Methods: In this single-arm, open-label, prospective multicenter study, 48 prostate cancer patients with bone metastases received Denosumab (120 mg on day 1) and androgen-deprivation therapy. Serum calcium, albumin, alkaline phosphatase (ALP), and phosphate levels; chronic kidney disease stage; and serum prostate specific antigen and urine N-terminal telopeptide (u-NTx) levels were examined.

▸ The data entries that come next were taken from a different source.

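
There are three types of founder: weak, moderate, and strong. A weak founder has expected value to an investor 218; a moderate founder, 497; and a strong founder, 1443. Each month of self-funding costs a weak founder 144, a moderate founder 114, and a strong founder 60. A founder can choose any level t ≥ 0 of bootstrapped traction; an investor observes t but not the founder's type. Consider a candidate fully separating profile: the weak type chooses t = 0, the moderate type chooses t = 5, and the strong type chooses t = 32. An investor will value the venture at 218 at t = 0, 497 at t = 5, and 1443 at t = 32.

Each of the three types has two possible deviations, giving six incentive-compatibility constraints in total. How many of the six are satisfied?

Weak (own payoff 218): to t=5 gives 497 − 144×5 = -223 → no gain ✓; to t=32 gives 1443 − 144×32 = -3165 → no gain ✓.
Strong (own payoff 1443 − 60×32 = -477): to t=0 gives 218 → profitable ✗; to t=5 gives 497 − 60×5 = 197 → profitable ✗.
Moderate (own payoff 497 − 114×5 = -73): to t=0 gives 218 → profitable ✗; to t=32 gives 1443 − 114×32 = -2205 → no gain ✓.
3 of the 6 constraints hold; not an equilibrium.

3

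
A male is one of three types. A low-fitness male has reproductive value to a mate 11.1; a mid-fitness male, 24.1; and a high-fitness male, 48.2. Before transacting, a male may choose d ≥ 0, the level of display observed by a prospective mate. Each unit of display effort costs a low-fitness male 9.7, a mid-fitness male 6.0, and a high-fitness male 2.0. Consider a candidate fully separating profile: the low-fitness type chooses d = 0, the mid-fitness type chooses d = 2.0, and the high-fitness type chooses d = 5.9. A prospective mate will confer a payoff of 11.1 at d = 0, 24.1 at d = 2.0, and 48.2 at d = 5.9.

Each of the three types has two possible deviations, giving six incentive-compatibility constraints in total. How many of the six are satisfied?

High-fitness (own payoff 48.2 − 2.0×5.9 = 36.4): to d=0 gives 11.1 → no gain ✓; to d=2.0 gives 24.1 − 2.0×2.0 = 20.1 → no gain ✓.
Mid-fitness (own payoff 24.1 − 6.0×2.0 = 12.1): to d=0 gives 11.1 → no gain ✓; to d=5.9 gives 48.2 − 6.0×5.9 = 12.8 → profitable ✗.
Low-fitness (own payoff 11.1): to d=2.0 gives 24.1 − 9.7×2.0 = 4.7 → no gain ✓; to d=5.9 gives 48.2 − 9.7×5.9 = -9.03 → no gain ✓.
5 of the 6 constraints hold; not an equilibrium.

5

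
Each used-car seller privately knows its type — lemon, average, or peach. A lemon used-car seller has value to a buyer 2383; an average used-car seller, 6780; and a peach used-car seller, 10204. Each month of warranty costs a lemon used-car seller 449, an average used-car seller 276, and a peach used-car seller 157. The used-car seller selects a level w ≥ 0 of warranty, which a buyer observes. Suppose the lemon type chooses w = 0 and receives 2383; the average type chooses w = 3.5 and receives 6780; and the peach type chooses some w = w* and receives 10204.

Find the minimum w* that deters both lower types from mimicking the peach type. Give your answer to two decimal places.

Lemon type (on-path payoff 2383) won't mimic when 2383 ≥ 10204 − 449·w*, i.e. w* ≥ 17.42.
Average type (on-path payoff 6780 − 276×3.5 = 5814) won't mimic when 5814 ≥ 10204 − 276·w*, i.e. w* ≥ 15.91.
Both must hold, so w* = max(17.42, 15.91) = 17.42. The lemon type's constraint binds.

17.42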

Patients were divided into 2 groups on the basis of whether or not they developed hypocalcemia at 1 week or 1 month after Denosumab administration. Risk factors for hypocalcemia were determined by univariate and multivariate logistic regression analysis.
Results: Nineteen patients (39.6%) demonstrated hypocalcemia at 1 week after Denosumab administration, and 16 (33.3%) were hypocalcemic at 1 month. Patients with hypocalcemia at 1 week had higher baseline serum ALP levels (1283.4 ± 1489.7 [mean ± SD] vs 467.3 ± 655.8, P=0.013) than patients without hypocalcemia. Patients with hypocalcemia at 1 month had higher baseline serum ALP (1455.5 ± 1694.1, P=0.002) and u-NTx levels (190.9 ± 63.9, P=0.013) and more bone metastases (extent of disease grade ≥ 3; 10 patients, 20.8%, P=0.006) at baseline than patients without hypocalcemia. Multivariate logistic regression analysis revealed that baseline u-NTx of >100 nmol bone collagen equivalents/mmol creatinine was a significant independent risk factor for hypocalcemia (odds ratio=12.41, 95% confidence interval=1.059-145.600, P=0.049).
Conclusions: Baseline u-NTx level is an independent risk factor for Denosumab-induced hypocalcemia in prostate cancer patients with bone metastases.